IT-3-P-2211 Flexible Structured Illumination Microscope with a Programmable Illumination Array

Structured illumination microscopy (SIM) has grown into a family of methods which achieve optical sectioning (OS-SIM), resolution beyond the Abbe limit (SR-SIM), or a combination of both effects in optical microscopy. SIM techniques rely on illumination of a sample with patterns of light which must be shifted and/or rotated between each acquired image. The patterns are typically created with physical gratings or masks, or by laser interference, and the final optically sectioned or high resolution image is obtained computationally after data acquisition. We used a flexible, high speed ferroelectric liquid crystal display for definition of the illumination pattern coupled with widefield detection and subsequent image processing.

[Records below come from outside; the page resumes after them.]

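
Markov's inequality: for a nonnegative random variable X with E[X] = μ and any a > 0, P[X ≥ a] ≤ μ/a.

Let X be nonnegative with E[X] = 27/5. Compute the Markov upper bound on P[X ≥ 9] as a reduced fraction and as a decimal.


μ = E[X] = 27/5, a = 9.
Markov: P[X ≥ 9] ≤ μ/a = (27/5)/9 = 3/5.
Numerically: ≈ 0.600000.
(Since a = 9 > μ = 5.400000, the bound 3/5 is < 1 and informative.)

P[X ≥ 9] ≤ 3/5 ≈ 0.600000.


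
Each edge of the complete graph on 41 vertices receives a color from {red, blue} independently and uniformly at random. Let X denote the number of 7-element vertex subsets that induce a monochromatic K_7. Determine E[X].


Let X = Σ_S X_S over the C(41, 7) = 22481940 subsets S of size 7, where X_S = 1 if the K_7 on S is monochromatic.
For a fixed S, the K_7 on S has C(7, 2) = 21 edges. P[all 21 edges red] = (1/2)^21, and likewise for blue, so P[monochromatic] = 2·(1/2)^21 = 2^{1 − 21} = 1/1048576.
By linearity of expectation: E[X] = C(41, 7) · 2^{1 − 21} = 22481940 · 1/1048576 = 5620485/262144.
Numerically: E[X] ≈ 21.4404.

E[X] = C(41,7)·2^(1−C(7,2)) = 5620485/262144 ≈ 21.4404.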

Focusing on optical sectioning, we developed a unique and highly accurate calibration approach which allowed us to determine a mathematical model describing the mapping of the illumination pattern from the microdisplay pixels to the camera sensor pixels. This is important for higher performance image processing methods such as scaled subtraction of the out of focus light, which require knowledge of the illumination pattern position in the acquired data. The calibration is also advantageous for SR-SIM reconstruction, as it provides precise information about reconstruction parameters (pattern period, orientation and phase) [1]. We evaluated the signal to noise ratio and the sectioning ability (see Fig. 1) of the OS-SIM reconstructed images for several data processing methods and illumination patterns with a wide range of spatial frequencies [2].

[1] M. G. L. Gustafsson, “Surpassing the lateral resolution limit by a factor of two using structured illumination microscopy,” J. Microsc., vol. 198, pp. 82–87, 2000.
[2] P. Křížek, I. Raška, and G. M. Hagen, “Flexible structured illumination microscope with a programmable illumination array.,” Opt. Express, vol. 20, no. 22, pp. 24585–99, Oct. 2012.